Thirty patients treated with gabapentin for 9 months showed a decrease in frequency of cramps in an open-label, unblinded study.³⁰ Eight elderly patients refractory to quinine for treatment of cramps showed response to verapamil in a small open-label study.³¹ A small study (n = 24) of lidocaine injected directly into the calf was shown to be as effective as quinine in reducing cramps, but there are practical limitations of this mode of administration.³² A recent open-label study on the use of levetiracetam in 20 patients with motor neuron disease showed a reduction in the frequency and severity of muscle cramps over placebo in the 9 months of treatment compared to the 3-month run-in period.³³

It is worthwhile to note that although agents such as baclofen, carbamazepine, and oxcarbazepine are frequently used in clinical practice for the management and treatment of muscle cramps, there are no clinical trials in the literature evaluating their efficacy for this indication. A few case reports and reviews commenting on the efficacy of some of these agents in the treatment of particular neuropathic conditions (such as cramp-fasciculation syndrome) have been published.^34,35

Also of note, variable amounts of quinine derivatives are present in consumer products such as tonic water.

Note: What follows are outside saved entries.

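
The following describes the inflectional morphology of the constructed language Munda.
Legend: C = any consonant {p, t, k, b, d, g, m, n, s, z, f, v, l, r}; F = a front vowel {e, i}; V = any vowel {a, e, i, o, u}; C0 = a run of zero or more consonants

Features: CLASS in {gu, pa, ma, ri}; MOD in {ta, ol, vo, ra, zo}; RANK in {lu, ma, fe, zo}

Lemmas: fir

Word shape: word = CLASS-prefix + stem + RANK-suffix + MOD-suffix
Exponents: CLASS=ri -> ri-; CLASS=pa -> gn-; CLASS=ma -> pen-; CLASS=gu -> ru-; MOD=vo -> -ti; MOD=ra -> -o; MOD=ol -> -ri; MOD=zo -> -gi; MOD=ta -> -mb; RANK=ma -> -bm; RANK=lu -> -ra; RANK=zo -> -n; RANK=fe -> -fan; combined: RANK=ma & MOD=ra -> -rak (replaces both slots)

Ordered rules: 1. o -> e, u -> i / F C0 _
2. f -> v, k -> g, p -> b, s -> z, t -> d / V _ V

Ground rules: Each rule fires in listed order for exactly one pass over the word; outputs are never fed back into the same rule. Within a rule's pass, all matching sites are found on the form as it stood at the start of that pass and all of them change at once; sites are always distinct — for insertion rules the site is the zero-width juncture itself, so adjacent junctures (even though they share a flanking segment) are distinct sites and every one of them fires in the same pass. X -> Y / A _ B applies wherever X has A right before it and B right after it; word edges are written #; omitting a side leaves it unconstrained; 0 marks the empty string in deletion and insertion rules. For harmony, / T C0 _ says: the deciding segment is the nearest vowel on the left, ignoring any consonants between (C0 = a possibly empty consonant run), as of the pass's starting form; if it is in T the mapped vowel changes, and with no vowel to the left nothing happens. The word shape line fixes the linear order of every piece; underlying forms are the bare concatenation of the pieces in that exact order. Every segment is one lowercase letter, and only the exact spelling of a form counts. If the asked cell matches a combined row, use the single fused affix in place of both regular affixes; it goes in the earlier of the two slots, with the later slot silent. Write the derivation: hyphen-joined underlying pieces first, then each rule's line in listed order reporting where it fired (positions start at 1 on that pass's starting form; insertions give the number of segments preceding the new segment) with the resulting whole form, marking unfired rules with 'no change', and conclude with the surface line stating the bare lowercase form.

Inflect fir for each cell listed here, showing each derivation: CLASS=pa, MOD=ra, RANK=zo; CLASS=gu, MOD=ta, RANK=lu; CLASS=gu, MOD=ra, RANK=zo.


cell CLASS=pa, MOD=ra, RANK=zo:
underlying: gn-fir-n-o
1. o -> e, u -> i / F C0 _: fires at position(s) 7: gnfirne
2. f -> v, k -> g, p -> b, s -> z, t -> d / V _ V: no change
surface: gnfirne

cell CLASS=gu, MOD=ta, RANK=lu:
underlying: ru-fir-ra-mb
1. o -> e, u -> i / F C0 _: no change
2. f -> v, k -> g, p -> b, s -> z, t -> d / V _ V: fires at position(s) 3: ruvirramb
surface: ruvirramb

cell CLASS=gu, MOD=ra, RANK=zo:
underlying: ru-fir-n-o
1. o -> e, u -> i / F C0 _: fires at position(s) 7: rufirne
2. f -> v, k -> g, p -> b, s -> z, t -> d / V _ V: fires at position(s) 3: ruvirne
surface: ruvirne


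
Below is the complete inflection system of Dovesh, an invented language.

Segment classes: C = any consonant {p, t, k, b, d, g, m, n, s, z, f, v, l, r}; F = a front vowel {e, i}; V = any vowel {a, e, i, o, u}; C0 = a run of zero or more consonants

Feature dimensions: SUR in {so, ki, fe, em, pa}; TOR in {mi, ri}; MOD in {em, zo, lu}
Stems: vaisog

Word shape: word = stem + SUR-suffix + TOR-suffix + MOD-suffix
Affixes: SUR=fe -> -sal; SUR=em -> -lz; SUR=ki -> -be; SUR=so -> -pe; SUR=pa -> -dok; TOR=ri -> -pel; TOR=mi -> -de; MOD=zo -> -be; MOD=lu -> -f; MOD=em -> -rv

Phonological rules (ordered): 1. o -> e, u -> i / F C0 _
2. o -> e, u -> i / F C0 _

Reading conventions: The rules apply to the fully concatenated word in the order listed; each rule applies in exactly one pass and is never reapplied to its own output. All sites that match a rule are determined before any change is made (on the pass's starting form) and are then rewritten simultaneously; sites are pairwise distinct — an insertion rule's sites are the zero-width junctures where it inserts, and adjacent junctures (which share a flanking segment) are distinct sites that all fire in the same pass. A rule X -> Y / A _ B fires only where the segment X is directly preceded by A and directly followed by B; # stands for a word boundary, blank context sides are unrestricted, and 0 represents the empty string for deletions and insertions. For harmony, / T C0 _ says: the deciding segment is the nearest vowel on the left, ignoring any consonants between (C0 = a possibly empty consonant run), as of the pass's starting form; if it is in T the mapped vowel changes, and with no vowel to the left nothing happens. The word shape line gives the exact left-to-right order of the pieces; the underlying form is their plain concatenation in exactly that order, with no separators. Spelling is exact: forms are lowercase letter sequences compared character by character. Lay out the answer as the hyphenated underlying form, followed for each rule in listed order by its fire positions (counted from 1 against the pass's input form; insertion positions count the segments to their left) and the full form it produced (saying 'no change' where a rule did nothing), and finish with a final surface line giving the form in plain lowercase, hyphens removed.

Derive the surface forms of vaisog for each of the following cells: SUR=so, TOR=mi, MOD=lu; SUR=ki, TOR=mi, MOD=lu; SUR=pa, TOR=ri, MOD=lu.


cell SUR=so, TOR=mi, MOD=lu:
underlying: vaisog-pe-de-f
1. o -> e, u -> i / F C0 _: fires at position(s) 5: vaisegpedef
2. o -> e, u -> i / F C0 _: no change
surface: vaisegpedef

cell SUR=ki, TOR=mi, MOD=lu:
underlying: vaisog-be-de-f
1. o -> e, u -> i / F C0 _: fires at position(s) 5: vaisegbedef
2. o -> e, u -> i / F C0 _: no change
surface: vaisegbedef

cell SUR=pa, TOR=ri, MOD=lu:
underlying: vaisog-dok-pel-f
1. o -> e, u -> i / F C0 _: fires at position(s) 5: vaisegdokpelf
2. o -> e, u -> i / F C0 _: fires at position(s) 8: vaisegdekpelf
surface: vaisegdekpelf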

Although there are a few case reports reporting their efficacy in treatment of muscle cramps, there are insufficient data to allow a specific comment on their use.³⁶

Adverse events.

No serious side effects occurred in trials evaluating gabapentin, vitamin B complex, diltiazem, and magnesium for treatment of muscle cramps. Minor side effects such as lightheadedness, nausea, and abdominal discomfort occurred infrequently and with equal frequency in controls and treatment groups in trials of vitamin B²⁵ and magnesium.^27,28 Diarrhea was equally common (10%) in magnesium- and placebo-treated patients in one trial²⁷ and slightly more frequent in magnesium-treated patients (30% vs 17%, p = 0.1) in another trial.²⁸ Minor side effects that occurred more frequently with gabapentin treatment included lightheadedness, drowsiness, falls, and limb swelling²⁴ and with Naftidrofuryl treatment included mild gastrointestinal discomfort.²⁶ A small trial of diltiazem did not report any side effects in treated or placebo patients.²⁹

Conclusion.

On the basis of single Class II studies, Naftidrofuryl, vitamin B complex, and diltiazem are possibly effective in the treatment of muscle cramps. Naftidrofuryl is currently not available in the United States. Data regarding the use of magnesium preparations (2 Class II studies) and gabapentin (1 study in ALS) show that these agents are probably not effective in the treatment of muscle cramps.

Recommendation.

Naftidrofuryl, diltiazem, and vitamin B complex may be considered for the treatment of muscle cramps (Level C).